The 2013 Pirates (Jason Grilli and Mark Melancon), the 2012 Athletics (Grant Balfour and Ryan Cook), the 2008 Rays (Balfour and J.P. Howell) are just a few other examples of recent teams to ride great bullpens to unexpected success. According to FanGraphs, each of these five teams had bullpens contribute at least eight wins above average by Win Probability Added -- enough to make or break a playoff season in each case.

However, as this list of names should help prove, it isn't as easy as dropping multiple millions on the latest top free agent closer and calling it a day. It takes career years and teams who happen to play a disproportionate amount of close games for a bullpen to make the kind of impact that suggests relievers should earn megadeals like Kimbrel's. Too often, they spend too many important moments in the bullpen to be the kind of swing player to justify it.

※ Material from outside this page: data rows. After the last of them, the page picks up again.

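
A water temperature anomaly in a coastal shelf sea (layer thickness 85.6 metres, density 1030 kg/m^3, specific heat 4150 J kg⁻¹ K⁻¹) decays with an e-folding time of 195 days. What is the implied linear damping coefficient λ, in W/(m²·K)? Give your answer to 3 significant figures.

21.7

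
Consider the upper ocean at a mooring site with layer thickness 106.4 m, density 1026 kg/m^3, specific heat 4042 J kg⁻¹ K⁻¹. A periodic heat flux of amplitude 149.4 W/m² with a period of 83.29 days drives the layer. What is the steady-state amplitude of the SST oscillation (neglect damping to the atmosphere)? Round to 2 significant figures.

Areal heat capacity C = ρ c_p D = 1026 × 4042 × 106.4 = 4.41×10^8 J/(m²·K).
Angular frequency ω = 2π / T = 2π / 7.20×10^6 s = 8.73×10^-7 s⁻¹.
Cω = 4.41×10^8 × 8.73×10^-7 = 385 W/(m²·K).
Amplitude A = F₀ / (Cω) = 149.4 / 385 = 0.388 K.

0.39 K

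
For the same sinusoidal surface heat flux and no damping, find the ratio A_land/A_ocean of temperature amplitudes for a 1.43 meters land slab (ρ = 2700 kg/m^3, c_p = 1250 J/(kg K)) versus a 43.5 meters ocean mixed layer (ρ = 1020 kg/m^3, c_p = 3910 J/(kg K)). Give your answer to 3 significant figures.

C_ocean = 1020 × 3910 × 43.5 = 1.73×10^8 J/(m²·K).
C_land = 2700 × 1250 × 1.43 = 4.83×10^6 J/(m²·K).
Undamped amplitude ∝ 1/C, so A_land/A_ocean = C_ocean/C_land = 35.9.

35.9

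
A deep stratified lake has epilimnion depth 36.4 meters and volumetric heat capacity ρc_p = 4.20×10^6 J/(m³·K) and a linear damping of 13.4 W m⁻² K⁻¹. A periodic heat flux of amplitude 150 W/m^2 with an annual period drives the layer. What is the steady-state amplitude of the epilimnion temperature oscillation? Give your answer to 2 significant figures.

Areal heat capacity C = ρc_p × D = 4.20×10^6 × 36.4 = 1.53×10^8 J m⁻² K⁻¹.
Angular frequency ω = 2π / T = 2π / 3.15×10^7 s = 1.99×10^-7 s⁻¹.
√((Cω)² + λ²) = √((30.5)² + 13.4²) = 33.3 W/(m²·K).
Amplitude A = F₀ / √((Cω)²+λ²) = 150 / 33.3 = 4.51 K.

4.5 K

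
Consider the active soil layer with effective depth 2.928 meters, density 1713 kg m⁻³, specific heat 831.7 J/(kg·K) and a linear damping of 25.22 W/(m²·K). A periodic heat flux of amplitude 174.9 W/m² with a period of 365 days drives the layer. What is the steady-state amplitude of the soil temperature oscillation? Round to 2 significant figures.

6.9 K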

But on the right team, such a player can be extremely valuable. According to Win Probability Added on FanGraphs, Jim Johnson's 68.2 innings for the 2012 Orioles contributed 5.35 wins above the average player, more than every single player in the league. It was more than top hitter Mike Trout (5.32), and well above top starting pitcher Justin Verlander (4.04).

It would be absurd to suggest Jim Johnson in his 68 innings contributed more to the Orioles than Mike Trout's daily contributions to the Angels, or Justin Verlander every five days for the Tigers. Trout and Verlander aren't deployed so selectively, and so Trout will inevitably hit a few home runs down by double digits, and Verlander will pitch into the eighth of a few 7-1 games. But Johnson was so consistent in make-or-break scenarios for the Orioles that his excellent performance was enough to move the needle even more.

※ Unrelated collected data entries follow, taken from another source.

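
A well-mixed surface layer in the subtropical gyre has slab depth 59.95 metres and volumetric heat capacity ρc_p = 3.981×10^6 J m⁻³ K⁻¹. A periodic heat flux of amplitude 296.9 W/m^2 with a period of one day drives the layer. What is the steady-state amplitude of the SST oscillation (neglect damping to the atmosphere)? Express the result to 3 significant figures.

0.0171 K

Areal heat capacity C = ρc_p × D = 3.981×10^6 × 59.95 = 2.39×10^8 J m⁻² K⁻¹.
Angular frequency ω = 2π / T = 2π / 86400 s = 7.27×10^-5 s⁻¹.
Cω = 2.39×10^8 × 7.27×10^-5 = 17400 W/(m²·K).
Amplitude A = F₀ / (Cω) = 296.9 / 17400 = 0.0171 K.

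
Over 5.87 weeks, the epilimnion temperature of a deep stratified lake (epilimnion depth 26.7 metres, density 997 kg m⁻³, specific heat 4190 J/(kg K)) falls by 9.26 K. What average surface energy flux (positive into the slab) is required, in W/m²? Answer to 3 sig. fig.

Areal heat capacity C = ρ c_p D = 997 × 4190 × 26.7 = 1.12×10^8 J m⁻² K⁻¹.
Required heat per unit area: Q = C ΔT = 1.12×10^8 × -9.26 = -1.03×10^9 J/m².
Flux F = Q / Δt = -1.03×10^9 / 3.55×10^6 s = -291 W/m².

-291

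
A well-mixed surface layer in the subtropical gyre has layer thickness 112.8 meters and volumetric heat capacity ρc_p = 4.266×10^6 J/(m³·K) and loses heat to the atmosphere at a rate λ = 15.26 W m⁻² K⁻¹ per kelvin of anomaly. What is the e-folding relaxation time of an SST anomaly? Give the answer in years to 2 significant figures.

Areal heat capacity C = ρc_p × D = 4.266×10^6 × 112.8 = 4.81×10^8 J m⁻² K⁻¹.
Relaxation time τ = C / λ = 4.81×10^8 / 15.26 = 3.15×10^7 s.
In years: 3.15×10^7 s / (3.156×10^7 s/year) = 0.999 years.

1.0 years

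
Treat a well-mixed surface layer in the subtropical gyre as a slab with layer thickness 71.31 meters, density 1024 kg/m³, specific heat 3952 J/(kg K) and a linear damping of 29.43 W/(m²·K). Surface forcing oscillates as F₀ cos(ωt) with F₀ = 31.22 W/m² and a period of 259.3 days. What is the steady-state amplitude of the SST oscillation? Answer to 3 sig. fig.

Areal heat capacity C = ρ c_p D = 1024 × 3952 × 71.31 = 2.89×10^8 J/(m²·K).
Angular frequency ω = 2π / T = 2π / 2.24×10^7 s = 2.80×10^-7 s⁻¹.
√((Cω)² + λ²) = √((80.9)² + 29.43²) = 86.1 W/(m²·K).
Amplitude A = F₀ / √((Cω)²+λ²) = 31.22 / 86.1 = 0.363 K.

0.363 K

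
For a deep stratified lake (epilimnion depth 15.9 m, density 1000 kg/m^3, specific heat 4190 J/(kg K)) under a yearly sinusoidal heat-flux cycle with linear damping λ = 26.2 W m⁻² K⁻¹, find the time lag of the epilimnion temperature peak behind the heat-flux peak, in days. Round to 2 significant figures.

27 days

Areal heat capacity C = ρ c_p D = 1000 × 4190 × 15.9 = 6.66×10^7 J/(m²·K).
ω = 2π / 3.15×10^7 s = 1.99×10^-7 s⁻¹.
Phase lag φ = arctan(Cω/λ) = arctan(13.3/26.2) = 0.469 rad.
Time lag = φ / ω = 0.469 / 1.99×10^-7 = 2.35×10^6 s = 27.2 days.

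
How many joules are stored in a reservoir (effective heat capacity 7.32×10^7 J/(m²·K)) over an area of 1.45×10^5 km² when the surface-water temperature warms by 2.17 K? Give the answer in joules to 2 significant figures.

Areal heat capacity C = 7.32×10^7 J/(m²·K) (given).
Heat per unit area: q = C ΔT = 7.32×10^7 × 2.17 = 1.59×10^8 J/m².
Total heat: Q = q × A = 1.59×10^8 × (1.45×10^5 × 10⁶ m²) = 2.30×10^19 J.

2.3×10^19 J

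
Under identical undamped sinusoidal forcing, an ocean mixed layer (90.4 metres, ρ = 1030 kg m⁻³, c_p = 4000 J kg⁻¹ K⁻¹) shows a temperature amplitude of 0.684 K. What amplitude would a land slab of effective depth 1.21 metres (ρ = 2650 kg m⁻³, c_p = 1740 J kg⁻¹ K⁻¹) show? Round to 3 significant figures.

C_ocean = 3.72×10^8 J/(m²·K); C_land = 5.58×10^6 J/(m²·K).
A ∝ 1/C ⇒ A_land = A_ocean × C_ocean/C_land = 0.684 × 66.8 = 45.7 K.

45.7 K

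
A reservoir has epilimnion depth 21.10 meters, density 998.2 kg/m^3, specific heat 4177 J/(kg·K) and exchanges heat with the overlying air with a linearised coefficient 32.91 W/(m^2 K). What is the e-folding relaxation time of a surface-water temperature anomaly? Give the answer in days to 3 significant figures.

Areal heat capacity C = ρ c_p D = 998.2 × 4177 × 21.10 = 8.80×10^7 J/(m^2 K).
Relaxation time τ = C / λ = 8.80×10^7 / 32.91 = 2.67×10^6 s.
In days: 2.67×10^6 s / (86400 s/day) = 30.9 days.

30.9 days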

This seems why the Braves are willing to make this kind of move. Kimbrel is so dominant, so unhittable that his 60-70 innings will be worth around $10 million on a yearly basis. But if there comes a year like Baltimore's 2012 or Tampa Bay's 2008 or Pittsburgh's 2013, and the difference between making the playoffs and finishing under .500 is a lockdown bullpen, the Braves can be confident they have the world's best handling the ninth inning, and such a performance will be worth much more than even the $13 million Kimbrel could earn in the contract's option year.

So much of crafting a bullpen is a gamble. Performances over 200 innings are hard enough to predict; performances over the 30-70 inning range relievers occupy defines a crapshoot. Injuries wreak havoc on bullpens just like they do starting rotations. And then you need the lead at game's end for it to all be worth anything. This is typically the folly of the team that tries to spend its way into a great bullpen: too many things can go wrong, and eventually, something will. With Mariano Rivera off in the sunset, Craig Kimbrel is as close to it gets as an automatic three outs. It's as close as the ninth inning has to inevitability any more, and that's why the Braves are willing to cough up $42 million for Kimbrel to pitch the ninth for Atlanta for the next four years.